Entrup sagte, damit das Ganztagsangebot an der Schule zum Erfolg führt, "bedarf es einer funktionierenden ergänzenden Förderung und Betreuung". Andernfalls bleibe es eine "Mogelpackung". Die zusätzlichen Kosten dafür seien zu stemmen: "Dieses Land ist nicht arm, das Geld wird nur an der falschen Stelle ausgegeben." Ein durchgerechnetes Konzept, an welcher Stelle das Land die zusätzlichen Kosten einsparen sollte, legten die Initiatoren nicht vor. Unklar ist auch, woher die zusätzlichen Erzieher herkommen sollen, die bereits jetzt sehr stark nachgefragt sind. "Wir sehen es nicht als unsere Aufgabe an, eine verfehlte Arbeitsmarktpolitik hinzunehmen", sagte Entrups Kollege Christian Johne.
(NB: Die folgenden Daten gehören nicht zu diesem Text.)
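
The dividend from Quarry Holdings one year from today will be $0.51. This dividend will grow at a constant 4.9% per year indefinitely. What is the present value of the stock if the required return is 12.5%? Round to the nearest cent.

$6.71

Growing perpetuity: P = D₁ / (r − g) = $0.5100 / (0.125 − 0.049) = $6.71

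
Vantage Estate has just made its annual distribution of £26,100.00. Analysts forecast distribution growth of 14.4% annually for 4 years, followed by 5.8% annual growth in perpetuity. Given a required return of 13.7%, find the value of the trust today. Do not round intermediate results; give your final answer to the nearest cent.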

Ein Sprecher von Bildungssenator Jürgen Zöllner (SPD) sagte der taz, die Forderungen nach besserer Betreuung seien aus Sicht der Eltern verständlich. "Man muss aber auch sehen, dass der Senat trotz der schwierigen Haushaltslage bereits einen Schwerpunkt bei der Ganztagsbetreuung setzt", so Martin Sand. So wird zum Beispiel der Kita-Besuch schrittweise kostenfrei, es gibt eine Ganztagsbetreuung bis zur vierten Klasse und an immer mehr weiterführenden Schulen. Es gebe "sicher noch eine Lücke in der fünften und sechsten Klasse", sagte Sand. Für den Haushalt ab 2012 würde sich tatsächlich die Frage stellen, ob man diese Lücke schließen kann, aber derzeit stehe das nicht zur Debatte.
Damit das Volksbegehren ein Erfolg wird, müssen die Initiatoren innerhalb von sechs Monaten 20.000 Unterschriften von wahlberechtigten Berlinern sammeln. Falls das Abgeordnetenhaus die Forderungen nicht annimmt, müssen in der nächsten Stufe weitere 170.000 Unterschriften gesammelt werden. Danach würde es zum landesweiten Volksentscheid kommen, voraussichtlich in der zweiten Jahreshälfte 2011.